Royal Navy head 'had prior knowledge of forthcoming Iraq invasion'

The former head of the Royal Navy has revealed he knew that an invasion of Iraq was forthcoming before the decision had been widely announced.

Labour peer Admiral Lord West of Spithead was giving evidence at the Public Administration and Constitutional Affairs Committee this week as it looked more closely at the role of parliament in authorising the use of military force.

He said he was aware in 2002 that British troops would be going into Iraq alongside the Americans.

"I was told as commander-in-chief (fleet) in June, after the Camp David meeting, that we would be invading Iraq with America in the beginning of the following year," Admiral Lord West commented.

He said he then had to issue a message to the fleet and the Royal Marines to be "ready for war in the Northern Gulf", as well as sending a fleet capable of countering mines to the region.

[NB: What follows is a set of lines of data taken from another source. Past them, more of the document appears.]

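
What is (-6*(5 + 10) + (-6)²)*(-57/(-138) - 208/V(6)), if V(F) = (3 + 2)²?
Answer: 245511/575 ≈ 426.98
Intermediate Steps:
V(F) = 25 (V(F) = 5² = 25)
(-6*(5 + 10) + (-6)²)*(-57/(-138) - 208/V(6)) = (-6*(5 + 10) + (-6)²)*(-57/(-138) - 208/25) = (-6*15 + 36)*(-57*(-1/138) - 208*1/25) = (-90 + 36)*(19/46 - 208/25) = -54*(-9093/1150) = 245511/575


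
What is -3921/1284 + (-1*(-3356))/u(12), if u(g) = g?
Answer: 355171/1284 ≈ 276.61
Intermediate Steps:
-3921/1284 + (-1*(-3356))/u(12) = -3921/1284 - 1*(-3356)/12 = -3921*1/1284 + 3356*(1/12) = -1307/428 + 839/3 = 355171/1284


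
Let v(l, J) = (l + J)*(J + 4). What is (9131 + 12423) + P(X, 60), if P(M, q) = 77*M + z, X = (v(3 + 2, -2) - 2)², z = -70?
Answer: 22716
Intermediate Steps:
v(l, J) = (4 + J)*(J + l) (v(l, J) = (J + l)*(4 + J) = (4 + J)*(J + l))
X = 16 (X = (((-2)² + 4*(-2) + 4*(3 + 2) - 2*(3 + 2)) - 2)² = ((4 - 8 + 4*5 - 2*5) - 2)² = ((4 - 8 + 20 - 10) - 2)² = (6 - 2)² = 4² = 16)
P(M, q) = -70 + 77*M (P(M, q) = 77*M - 70 = -70 + 77*M)
(9131 + 12423) + P(X, 60) = (9131 + 12423) + (-70 + 77*16) = 21554 + (-70 + 1232) = 21554 + 1162 = 22716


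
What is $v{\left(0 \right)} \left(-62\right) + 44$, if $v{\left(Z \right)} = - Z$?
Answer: $44$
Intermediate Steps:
$v{\left(0 \right)} \left(-62\right) + 44 = \left(-1\right) 0 \left(-62\right) + 44 = 0 \left(-62\right) + 44 = 0 + 44 = 44$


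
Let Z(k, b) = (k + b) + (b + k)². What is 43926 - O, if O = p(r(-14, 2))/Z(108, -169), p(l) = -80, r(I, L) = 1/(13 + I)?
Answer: 8038462/183 ≈ 43926.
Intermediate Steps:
Z(k, b) = b + k + (b + k)² (Z(k, b) = (b + k) + (b + k)² = b + k + (b + k)²)
O = -4/183 (O = -80/(-169 + 108 + (-169 + 108)²) = -80/(-169 + 108 + (-61)²) = -80/(-169 + 108 + 3721) = -80/3660 = -80*1/3660 = -4/183 ≈ -0.021858)
43926 - O = 43926 - 1*(-4/183) = 43926 + 4/183 = 8038462/183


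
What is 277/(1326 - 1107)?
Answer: 277/219 ≈ 1.2648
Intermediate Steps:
277/(1326 - 1107) = 277/219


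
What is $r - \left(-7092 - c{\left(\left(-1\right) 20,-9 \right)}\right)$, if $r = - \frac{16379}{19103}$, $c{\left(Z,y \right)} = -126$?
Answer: $\frac{133055119}{19103} \approx 6965.1$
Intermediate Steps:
$r = - \frac{16379}{19103}$ ($r = \left(-16379\right) \frac{1}{19103} = - \frac{16379}{19103} \approx -0.8574$)
$r - \left(-7092 - c{\left(\left(-1\right) 20,-9 \right)}\right) = - \frac{16379}{19103} - \left(-7092 - -126\right) = - \frac{16379}{19103} - \left(-7092 + 126\right) = - \frac{16379}{19103} - -6966 = - \frac{16379}{19103} + 6966 = \frac{133055119}{19103}$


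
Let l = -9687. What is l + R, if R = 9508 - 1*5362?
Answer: -5541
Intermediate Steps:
R = 4146 (R = 9508 - 5362 = 4146)
l + R = -9687 + 4146 = -5541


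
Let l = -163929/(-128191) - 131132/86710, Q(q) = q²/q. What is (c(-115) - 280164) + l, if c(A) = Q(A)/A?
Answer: -1557069031720526/5557720805 ≈ -2.8016e+5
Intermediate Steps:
Q(q) = q
c(A) = 1 (c(A) = A/A = 1)
l = -1297829311/5557720805 (l = -163929*(-1/128191) - 131132*1/86710 = 163929/128191 - 65566/43355 = -1297829311/5557720805 ≈ -0.23352)
(c(-115) - 280164) + l = (1 - 280164) - 1297829311/5557720805 = -280163 - 1297829311/5557720805 = -1557069031720526/5557720805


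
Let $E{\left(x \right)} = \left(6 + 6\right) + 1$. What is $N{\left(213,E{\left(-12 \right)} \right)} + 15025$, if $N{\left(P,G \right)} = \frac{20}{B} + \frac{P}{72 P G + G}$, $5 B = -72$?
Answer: $\frac{53917610759}{3588858} \approx 15024.0$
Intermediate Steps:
$B = - \frac{72}{5}$ ($B = \frac{1}{5} \left(-72\right) = - \frac{72}{5} \approx -14.4$)
$E{\left(x \right)} = 13$ ($E{\left(x \right)} = 12 + 1 = 13$)
$N{\left(P,G \right)} = - \frac{25}{18} + \frac{P}{G + 72 G P}$ ($N{\left(P,G \right)} = \frac{20}{- \frac{72}{5}} + \frac{P}{72 P G + G} = 20 \left(- \frac{5}{72}\right) + \frac{P}{72 G P + G} = - \frac{25}{18} + \frac{P}{G + 72 G P}$)
$N{\left(213,E{\left(-12 \right)} \right)} + 15025 = \frac{213 - \frac{325}{18} - 1300 \cdot 213}{13 \left(1 + 72 \cdot 213\right)} + 15025 = \frac{213 - \frac{325}{18} - 276900}{13 \left(1 + 15336\right)} + 15025 = \frac{1}{13} \cdot \frac{1}{15337} \left(- \frac{4980691}{18}\right) + 15025 = - \frac{4980691}{3588858} + 15025 = \frac{53917610759}{3588858}$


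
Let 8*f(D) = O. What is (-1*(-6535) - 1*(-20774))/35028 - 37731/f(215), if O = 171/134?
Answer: -17491296097/73948 ≈ -2.3654e+5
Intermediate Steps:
O = 171/134 (O = 171*(1/134) = 171/134 ≈ 1.2761)
f(D) = 171/1072 (f(D) = (⅛)*(171/134) = 171/1072)
(-1*(-6535) - 1*(-20774))/35028 - 37731/f(215) = (-1*(-6535) - 1*(-20774))/35028 - 37731/171/1072 = (6535 + 20774)*(1/35028) - 37731*1072/171 = 27309*(1/35028) - 13482544/57 = 9103/11676 - 13482544/57 = -17491296097/73948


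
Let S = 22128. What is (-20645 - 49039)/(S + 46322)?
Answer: -34842/34225 ≈ -1.0180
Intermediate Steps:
(-20645 - 49039)/(S + 46322) = (-20645 - 49039)/(22128 + 46322) = -69684/68450 = -69684*1/68450 = -34842/34225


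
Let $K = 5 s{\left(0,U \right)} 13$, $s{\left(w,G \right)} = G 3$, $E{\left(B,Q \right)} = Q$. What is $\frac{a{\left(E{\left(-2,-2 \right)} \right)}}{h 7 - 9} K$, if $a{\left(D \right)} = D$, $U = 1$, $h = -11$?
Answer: $\frac{195}{43} \approx 4.5349$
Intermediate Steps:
$s{\left(w,G \right)} = 3 G$
$K = 195$ ($K = 5 \cdot 3 \cdot 1 \cdot 13 = 5 \cdot 3 \cdot 13 = 15 \cdot 13 = 195$)
$\frac{a{\left(E{\left(-2,-2 \right)} \right)}}{h 7 - 9} K = - \frac{2}{\left(-11\right) 7 - 9} \cdot 195 = - \frac{2}{-77 - 9} \cdot 195 = - \frac{2}{-86} \cdot 195 = \left(-2\right) \left(- \frac{1}{86}\right) 195 = \frac{1}{43} \cdot 195 = \frac{195}{43}$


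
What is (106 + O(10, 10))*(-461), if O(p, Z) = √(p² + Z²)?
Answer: -48866 - 4610*√2 ≈ -55386.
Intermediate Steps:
O(p, Z) = √(Z² + p²)
(106 + O(10, 10))*(-461) = (106 + √(10² + 10²))*(-461) = (106 + √(100 + 100))*(-461) = (106 + √200)*(-461) = (106 + 10*√2)*(-461) = -48866 - 4610*√2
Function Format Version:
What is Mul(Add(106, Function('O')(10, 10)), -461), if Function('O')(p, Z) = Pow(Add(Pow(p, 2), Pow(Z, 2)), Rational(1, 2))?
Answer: Add(-48866, Mul(-4610, Pow(2, Rational(1, 2)))) ≈ -55386.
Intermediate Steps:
Function('O')(p, Z) = Pow(Add(Pow(Z, 2), Pow(p, 2)), Rational(1, 2))
Mul(Add(106, Function('O')(10, 10)), -461) = Mul(Add(106, Pow(Add(Pow(10, 2), Pow(10, 2)), Rational(1, 2))), -461) = Mul(Add(106, Pow(Add(100, 100), Rational(1, 2))), -461) = Mul(Add(106, Pow(200, Rational(1, 2))), -461) = Mul(Add(106, Mul(10, Pow(2, Rational(1, 2)))), -461) = Add(-48866, Mul(-4610, Pow(2, Rational(1, 2))))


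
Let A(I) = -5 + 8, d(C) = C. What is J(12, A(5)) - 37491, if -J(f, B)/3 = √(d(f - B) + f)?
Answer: -37491 - 3*√21 ≈ -37505.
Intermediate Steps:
A(I) = 3
J(f, B) = -3*√(-B + 2*f) (J(f, B) = -3*√((f - B) + f) = -3*√(-B + 2*f))
J(12, A(5)) - 37491 = -3*√(-1*3 + 2*12) - 37491 = -3*√(-3 + 24) - 37491 = -3*√21 - 37491 = -37491 - 3*√21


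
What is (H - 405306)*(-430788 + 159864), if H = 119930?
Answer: 77315207424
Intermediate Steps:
(H - 405306)*(-430788 + 159864) = (119930 - 405306)*(-430788 + 159864) = -285376*(-270924) = 77315207424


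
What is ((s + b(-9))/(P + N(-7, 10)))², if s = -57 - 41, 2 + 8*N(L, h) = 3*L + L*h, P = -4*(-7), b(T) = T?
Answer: 732736/17161 ≈ 42.698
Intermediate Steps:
P = 28
N(L, h) = -¼ + 3*L/8 + L*h/8 (N(L, h) = -¼ + (3*L + L*h)/8 = -¼ + (3*L/8 + L*h/8) = -¼ + 3*L/8 + L*h/8)
s = -98
((s + b(-9))/(P + N(-7, 10)))² = ((-98 - 9)/(28 + (-¼ + (3/8)*(-7) + (⅛)*(-7)*10)))² = (-107/(28 + (-¼ - 21/8 - 35/4)))² = (-107/(28 - 93/8))² = (-107/131/8)² = (-107*8/131)² = (-856/131)² = 732736/17161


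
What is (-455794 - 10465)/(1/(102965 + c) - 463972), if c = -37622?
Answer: 30466761837/30317322395 ≈ 1.0049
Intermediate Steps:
(-455794 - 10465)/(1/(102965 + c) - 463972) = (-455794 - 10465)/(1/(102965 - 37622) - 463972) = -466259/(1/65343 - 463972) = -466259/(-30317322395/65343) = -466259*(-65343/30317322395) = 30466761837/30317322395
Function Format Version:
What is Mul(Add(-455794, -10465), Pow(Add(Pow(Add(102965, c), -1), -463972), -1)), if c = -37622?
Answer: Rational(30466761837, 30317322395) ≈ 1.0049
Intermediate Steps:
Mul(Add(-455794, -10465), Pow(Add(Pow(Add(102965, c), -1), -463972), -1)) = Mul(Add(-455794, -10465), Pow(Add(Pow(Add(102965, -37622), -1), -463972), -1)) = Mul(-466259, Pow(Add(Pow(65343, -1), -463972), -1)) = Mul(-466259, Pow(Add(Rational(1, 65343), -463972), -1)) = Mul(-466259, Pow(Rational(-30317322395, 65343), -1)) = Mul(-466259, Rational(-65343, 30317322395)) = Rational(30466761837, 30317322395)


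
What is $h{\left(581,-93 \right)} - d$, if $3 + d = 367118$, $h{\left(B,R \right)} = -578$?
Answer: $-367693$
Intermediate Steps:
$d = 367115$ ($d = -3 + 367118 = 367115$)
$h{\left(581,-93 \right)} - d = -578 - 367115 = -367693$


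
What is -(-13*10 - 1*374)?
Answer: 504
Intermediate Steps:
-(-13*10 - 1*374) = -(-130 - 374) = -1*(-504) = 504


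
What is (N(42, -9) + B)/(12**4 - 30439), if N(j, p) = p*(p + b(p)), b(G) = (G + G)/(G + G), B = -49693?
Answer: 49621/9703 ≈ 5.1140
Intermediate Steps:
b(G) = 1 (b(G) = (2*G)/((2*G)) = (2*G)*(1/(2*G)) = 1)
N(j, p) = p*(1 + p) (N(j, p) = p*(p + 1) = p*(1 + p))
(N(42, -9) + B)/(12**4 - 30439) = (-9*(1 - 9) - 49693)/(12**4 - 30439) = (-9*(-8) - 49693)/(20736 - 30439) = (72 - 49693)/(-9703) = -49621*(-1/9703) = 49621/9703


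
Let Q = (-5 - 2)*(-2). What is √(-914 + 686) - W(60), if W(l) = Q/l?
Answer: -7/30 + 2*I*√57 ≈ -0.23333 + 15.1*I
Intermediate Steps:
Q = 14 (Q = -7*(-2) = 14)
W(l) = 14/l
√(-914 + 686) - W(60) = √(-914 + 686) - 14/60 = √(-228) - 14/60 = 2*I*√57 - 1*7/30 = 2*I*√57 - 7/30 = -7/30 + 2*I*√57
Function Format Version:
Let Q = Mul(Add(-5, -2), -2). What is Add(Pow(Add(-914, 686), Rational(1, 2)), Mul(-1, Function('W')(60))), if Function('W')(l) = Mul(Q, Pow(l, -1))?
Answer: Add(Rational(-7, 30), Mul(2, I, Pow(57, Rational(1, 2)))) ≈ Add(-0.23333, Mul(15.100, I))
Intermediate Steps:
Q = 14 (Q = Mul(-7, -2) = 14)
Function('W')(l) = Mul(14, Pow(l, -1))
Add(Pow(Add(-914, 686), Rational(1, 2)), Mul(-1, Function('W')(60))) = Add(Pow(Add(-914, 686), Rational(1, 2)), Mul(-1, Mul(14, Pow(60, -1)))) = Add(Pow(-228, Rational(1, 2)), Mul(-1, Mul(14, Rational(1, 60)))) = Add(Mul(2, I, Pow(57, Rational(1, 2))), Mul(-1, Rational(7, 30))) = Add(Mul(2, I, Pow(57, Rational(1, 2))), Rational(-7, 30)) = Add(Rational(-7, 30), Mul(2, I, Pow(57, Rational(1, 2))))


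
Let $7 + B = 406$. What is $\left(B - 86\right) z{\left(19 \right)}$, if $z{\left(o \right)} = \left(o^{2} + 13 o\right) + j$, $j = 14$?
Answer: $194686$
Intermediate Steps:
$z{\left(o \right)} = 14 + o^{2} + 13 o$ ($z{\left(o \right)} = \left(o^{2} + 13 o\right) + 14 = 14 + o^{2} + 13 o$)
$B = 399$ ($B = -7 + 406 = 399$)
$\left(B - 86\right) z{\left(19 \right)} = \left(399 - 86\right) \left(14 + 19^{2} + 13 \cdot 19\right) = 313 \left(14 + 361 + 247\right) = 313 \cdot 622 = 194686$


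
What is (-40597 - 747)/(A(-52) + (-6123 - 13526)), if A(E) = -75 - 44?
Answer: 5168/2471 ≈ 2.0915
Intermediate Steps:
A(E) = -119
(-40597 - 747)/(A(-52) + (-6123 - 13526)) = (-40597 - 747)/(-119 + (-6123 - 13526)) = -41344/(-119 - 19649) = -41344/(-19768) = -41344*(-1/19768) = 5168/2471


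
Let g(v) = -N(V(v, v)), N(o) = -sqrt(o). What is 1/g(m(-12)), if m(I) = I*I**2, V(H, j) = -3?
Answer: -I*sqrt(3)/3 ≈ -0.57735*I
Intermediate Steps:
m(I) = I**3
g(v) = I*sqrt(3) (g(v) = -(-1)*sqrt(-3) = -(-1)*I*sqrt(3) = I*sqrt(3))
1/g(m(-12)) = 1/(I*sqrt(3)) = -I*sqrt(3)/3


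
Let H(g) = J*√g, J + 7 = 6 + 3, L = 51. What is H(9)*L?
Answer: 306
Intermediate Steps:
J = 2 (J = -7 + (6 + 3) = -7 + 9 = 2)
H(g) = 2*√g
H(9)*L = (2*√9)*51 = (2*3)*51 = 6*51 = 306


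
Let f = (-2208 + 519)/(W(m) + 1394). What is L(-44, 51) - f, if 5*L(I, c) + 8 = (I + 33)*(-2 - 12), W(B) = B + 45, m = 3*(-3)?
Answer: 8689/286 ≈ 30.381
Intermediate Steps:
m = -9
W(B) = 45 + B
L(I, c) = -94 - 14*I/5 (L(I, c) = -8/5 + ((I + 33)*(-2 - 12))/5 = -8/5 + ((33 + I)*(-14))/5 = -8/5 + (-462 - 14*I)/5 = -8/5 + (-462/5 - 14*I/5) = -94 - 14*I/5)
f = -1689/1430 (f = (-2208 + 519)/((45 - 9) + 1394) = -1689/(36 + 1394) = -1689/1430 ≈ -1.1811)
L(-44, 51) - f = (-94 - 14/5*(-44)) - 1*(-1689/1430) = (-94 + 616/5) + 1689/1430 = 146/5 + 1689/1430 = 8689/286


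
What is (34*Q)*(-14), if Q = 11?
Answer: -5236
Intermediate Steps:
(34*Q)*(-14) = (34*11)*(-14) = 374*(-14) = -5236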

It had been assumed that a consultation with parliament officially authorised the use of military force, but this revelation suggests this was not the case and the military was already prepared for war.

The invasion of Iraq came about after then-prime minister Tony Blair insisted Saddam Hussein had weapons of mass destruction and was ready to use them within 45 minutes.

As a result, a US-led coalition force invaded the Middle Eastern country in March 2003, despite widespread controversy and a lack of public support.